Ace Tiatia
- Full name: Solomona Asora Adrian Tiatia
- Born: 18 June 1976 (age 50) Wellington, New Zealand
- Height: 6 ft 2 in (188 cm)
- Weight: 248 lb (112 kg)

Rugby union career
- Position(s): Hooker, Flanker

Senior career
- Years: Team / Apps / (Points)
- 2003–05: Harlequins
- 2005–06: Pau
- 2006–09: Agen
- 2009–10: Bayonne

Super Rugby
- Years: Team / Apps / (Points)
- 1997: Highlanders / 6 / (5)
- 1998: Crusaders / 2 / (0)
- 1999: Hurricanes / 1 / (0)

International career
- Years: Team / Apps / (Points)
- 2001: Samoa / 7 / (0)

= Ace Tiatia =

Solomona Asora Adrian "Ace" Tiatia (born 18 June 1976) is a New Zealand-born former professional rugby union player who represented Samoa in international rugby.

==Biography==
A Wellington native, Tiatia is the nephew of Samoa international Asora Simanu and inherited the nickname "Ace" from his uncle, with whom he shares a birthday.
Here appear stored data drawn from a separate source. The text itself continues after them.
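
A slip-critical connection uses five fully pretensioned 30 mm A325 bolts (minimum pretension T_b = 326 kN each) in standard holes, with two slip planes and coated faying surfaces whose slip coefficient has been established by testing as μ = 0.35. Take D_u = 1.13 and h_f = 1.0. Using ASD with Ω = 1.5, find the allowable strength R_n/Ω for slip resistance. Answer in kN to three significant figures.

860 kN

R_n = μ · D_u · h_f · T_b · n_s · n_b = 0.35 × 1.13 × 1.0 × 326 × 2 × 5 = 1289 kN.
Allowable strength R_n/Ω = 1289 / 1.5 = 860 kN.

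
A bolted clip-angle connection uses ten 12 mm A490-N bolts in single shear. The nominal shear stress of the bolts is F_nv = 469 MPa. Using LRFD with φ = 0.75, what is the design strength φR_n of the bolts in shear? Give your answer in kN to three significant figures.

A_b = π × 12² / 4 = 113.1 mm².
R_n = F_nv · A_b · n · n_s = 469 × 113.1 × 10 × 1 / 1000 = 530.4 kN.
Design strength φR_n = 0.75 × 530.4 = 398 kN.

398 kN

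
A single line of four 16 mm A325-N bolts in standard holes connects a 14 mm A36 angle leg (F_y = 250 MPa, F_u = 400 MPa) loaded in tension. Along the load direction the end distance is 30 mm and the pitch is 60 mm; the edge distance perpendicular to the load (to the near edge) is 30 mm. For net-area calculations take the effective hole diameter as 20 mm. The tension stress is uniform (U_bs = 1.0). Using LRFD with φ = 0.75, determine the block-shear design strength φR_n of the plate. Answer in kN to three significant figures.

Shear plane L_v = 30 + 3·60 = 210 mm; A_gv = 210 × 14 = 2940 mm².
A_nv = (210 − 3.5·20) × 14 = 1960 mm².
A_nt = (30 − 0.5·20) × 14 = 280 mm².
0.6 F_u A_nv = 470.4 kN; 0.6 F_y A_gv = 441 kN → shear yielding governs the shear term.
R_n = 441 + 1.0 × 400 × 280 / 1000 = 553 kN.
Design strength φR_n = 0.75 × 553 = 415 kN.

415 kN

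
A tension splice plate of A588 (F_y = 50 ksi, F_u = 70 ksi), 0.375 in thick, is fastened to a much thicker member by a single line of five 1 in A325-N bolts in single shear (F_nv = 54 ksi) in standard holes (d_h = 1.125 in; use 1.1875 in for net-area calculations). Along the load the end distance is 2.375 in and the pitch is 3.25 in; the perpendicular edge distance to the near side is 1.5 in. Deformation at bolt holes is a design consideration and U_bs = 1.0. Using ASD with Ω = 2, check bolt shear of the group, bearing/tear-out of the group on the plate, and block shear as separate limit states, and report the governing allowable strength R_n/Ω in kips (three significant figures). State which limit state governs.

90.9 kips (block shear governs)

Bolt shear: A_b = π·1²/4 = 0.7854 in²; R_n = 54 × 0.7854 × 5 × 1 = 212.1 kips → 212.1 / 2 = 106 kips.
Bearing: edge l_c = 1.812, r_n = 57.09 kips; interior l_c = 2.125, r_n = 63 kips; R_n = 57.09 + 4·63 = 309.1 kips → 155 kips.
Block shear: A_gv = 5.766, A_nv = 3.762, A_nt = 0.3398 in²; R_n = min(0.6F_uA_nv, 0.6F_yA_gv) + U_bs·F_u·A_nt = 181.8 kips → 90.9 kips.
Block shear governs: 90.9 kips.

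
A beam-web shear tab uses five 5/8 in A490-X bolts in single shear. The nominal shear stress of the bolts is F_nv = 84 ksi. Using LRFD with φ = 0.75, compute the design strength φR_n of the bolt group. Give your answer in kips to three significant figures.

A_b = π × 0.625² / 4 = 0.3068 in².
R_n = F_nv · A_b · n · n_s = 84 × 0.3068 × 5 × 1 = 128.9 kips.
Design strength φR_n = 0.75 × 128.9 = 96.6 kips.

96.6 kips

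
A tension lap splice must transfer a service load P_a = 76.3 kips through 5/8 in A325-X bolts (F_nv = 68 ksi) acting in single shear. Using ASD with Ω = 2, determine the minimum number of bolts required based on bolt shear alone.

A_b = π·0.625²/4 = 0.3068 in².
Per-bolt allowable strength R_n/Ω = 68 × 0.3068 × 1 / 2 = 10.43 kips.
n ≥ 76.3 / 10.43 = 7.315 → use 8 bolts.

8 bolts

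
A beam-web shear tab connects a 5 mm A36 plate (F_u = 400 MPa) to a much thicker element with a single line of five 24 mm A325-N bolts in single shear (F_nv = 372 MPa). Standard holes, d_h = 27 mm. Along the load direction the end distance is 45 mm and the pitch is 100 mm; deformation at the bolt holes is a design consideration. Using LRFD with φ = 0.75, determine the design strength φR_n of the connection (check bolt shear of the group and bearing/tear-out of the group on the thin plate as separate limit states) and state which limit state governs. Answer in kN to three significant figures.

Bolt shear: A_b = π·24²/4 = 452.4 mm²; R_n = 372 × 452.4 × 5 × 1 / 1000 = 841.4 kN → 0.75 × 841.4 = 631 kN.
Bearing (1.2 l_c t F_u ≤ 2.4 d t F_u): upper limit = 2.4·24·5·400 / 1000 = 115.2 kN.
  Edge l_c = 45 − 27/2 = 31.5 → r_n = 75.6 kN; interior l_c = 100 − 27 = 73 → r_n = 115.2 kN.
  R_n,bearing = 1·75.6 + 4·115.2 = 536.4 kN → 0.75 × 536.4 = 402 kN.
Bearing governs: 402 kN.

402 kN (bearing governs)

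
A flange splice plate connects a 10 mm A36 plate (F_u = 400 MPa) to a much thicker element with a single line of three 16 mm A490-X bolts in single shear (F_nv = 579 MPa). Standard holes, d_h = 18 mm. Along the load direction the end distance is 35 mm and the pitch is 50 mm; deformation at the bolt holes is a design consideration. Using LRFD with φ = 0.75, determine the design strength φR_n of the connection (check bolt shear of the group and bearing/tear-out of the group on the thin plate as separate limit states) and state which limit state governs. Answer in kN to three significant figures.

262 kN (bolt shear governs)

Bolt shear: A_b = π·16²/4 = 201.1 mm²; R_n = 579 × 201.1 × 3 × 1 / 1000 = 349.2 kN → 0.75 × 349.2 = 262 kN.
Bearing (1.2 l_c t F_u ≤ 2.4 d t F_u): upper limit = 2.4·16·10·400 / 1000 = 153.6 kN.
  Edge l_c = 35 − 18/2 = 26 → r_n = 124.8 kN; interior l_c = 50 − 18 = 32 → r_n = 153.6 kN.
  R_n,bearing = 1·124.8 + 2·153.6 = 432 kN → 0.75 × 432 = 324 kN.
Bolt shear governs: 262 kN.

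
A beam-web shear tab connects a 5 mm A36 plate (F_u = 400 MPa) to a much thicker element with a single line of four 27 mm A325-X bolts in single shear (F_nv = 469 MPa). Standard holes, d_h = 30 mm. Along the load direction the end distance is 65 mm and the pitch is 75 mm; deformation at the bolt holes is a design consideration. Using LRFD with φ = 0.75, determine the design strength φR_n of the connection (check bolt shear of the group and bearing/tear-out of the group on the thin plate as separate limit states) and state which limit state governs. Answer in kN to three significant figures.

Bolt shear: A_b = π·27²/4 = 572.6 mm²; R_n = 469 × 572.6 × 4 × 1 / 1000 = 1074 kN → 0.75 × 1074 = 806 kN.
Bearing (1.2 l_c t F_u ≤ 2.4 d t F_u): upper limit = 2.4·27·5·400 / 1000 = 129.6 kN.
  Edge l_c = 65 − 30/2 = 50 → r_n = 120 kN; interior l_c = 75 − 30 = 45 → r_n = 108 kN.
  R_n,bearing = 1·120 + 3·108 = 444 kN → 0.75 × 444 = 333 kN.
Bearing governs: 333 kN.

333 kN (bearing governs)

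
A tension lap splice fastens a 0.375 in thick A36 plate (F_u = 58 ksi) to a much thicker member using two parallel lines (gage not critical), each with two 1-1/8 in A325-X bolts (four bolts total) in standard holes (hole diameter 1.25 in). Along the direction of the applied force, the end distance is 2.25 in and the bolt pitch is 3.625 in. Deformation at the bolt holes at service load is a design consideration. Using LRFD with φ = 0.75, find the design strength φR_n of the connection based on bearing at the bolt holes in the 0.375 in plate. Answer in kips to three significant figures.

Per bolt r_n = 1.2 l_c t F_u ≤ 2.4 d t F_u; upper limit = 2.4 × 1.125 × 0.375 × 58 = 58.72 kips.
Edge bolt: l_c = 2.25 − 1.25/2 = 1.625 in → 1.2 × 1.625 × 0.375 × 58 = 42.41 → r_n = 42.41 kips.
Interior bolts: l_c = 3.625 − 1.25 = 2.375 in → 1.2 × 2.375 × 0.375 × 58 = 61.99 → r_n = 58.72 kips.
R_n = 2 × 42.41 + 2 × 58.72 = 202.3 kips.
Design strength φR_n = 0.75 × 202.3 = 152 kips.

152 kips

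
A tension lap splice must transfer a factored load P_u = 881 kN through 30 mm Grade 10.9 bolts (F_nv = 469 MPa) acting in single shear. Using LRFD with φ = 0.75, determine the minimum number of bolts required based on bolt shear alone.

A_b = π·30²/4 = 706.9 mm².
Per-bolt design strength φR_n = 0.75 × 469 × 706.9 × 1 / 1000 = 248.6 kN.
n ≥ 881 / 248.6 = 3.543 → use 4 bolts.

4 bolts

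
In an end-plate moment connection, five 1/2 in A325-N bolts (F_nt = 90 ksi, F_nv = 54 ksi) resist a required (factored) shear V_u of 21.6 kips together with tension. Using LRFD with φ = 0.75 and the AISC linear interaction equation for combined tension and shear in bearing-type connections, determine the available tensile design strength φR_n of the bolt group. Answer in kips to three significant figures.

A_b = π·0.5²/4 = 0.1963 in²; f_rv = 21.6 / (5 × 0.1963) = 22 ksi.
F'_nt = 1.3 F_nt − (F_nt / φF_nv) f_rv = 1.3·90 − (90/(0.75·54))·22 = 68.11 ksi, capped at F_nt → F'_nt = 68.11 ksi.
R_n = F'_nt · A_b · n = 68.11 × 0.1963 × 5 = 66.86 kips.
Design strength φR_n = 0.75 × 66.86 = 50.1 kips.

50.1 kips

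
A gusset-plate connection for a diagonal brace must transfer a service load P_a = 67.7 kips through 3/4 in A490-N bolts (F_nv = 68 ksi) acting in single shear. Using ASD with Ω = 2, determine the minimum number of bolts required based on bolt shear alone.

A_b = π·0.75²/4 = 0.4418 in².
Per-bolt allowable strength R_n/Ω = 68 × 0.4418 × 1 / 2 = 15.02 kips.
n ≥ 67.7 / 15.02 = 4.507 → use 5 bolts.

5 bolts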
He is the younger brother of All Blacks loose forward Filo Tiatia.

Tiatia, a NZ Colts representative, was capped seven times by Samoa. He played in the Super 12 for Highlanders, Crusaders and Hurricanes during the late 1990s, before embarking on a professional career in Europe. A hooker, Tiatia had two seasons with English club Harlequins, then from 2005 to 2010 plied his trade in France.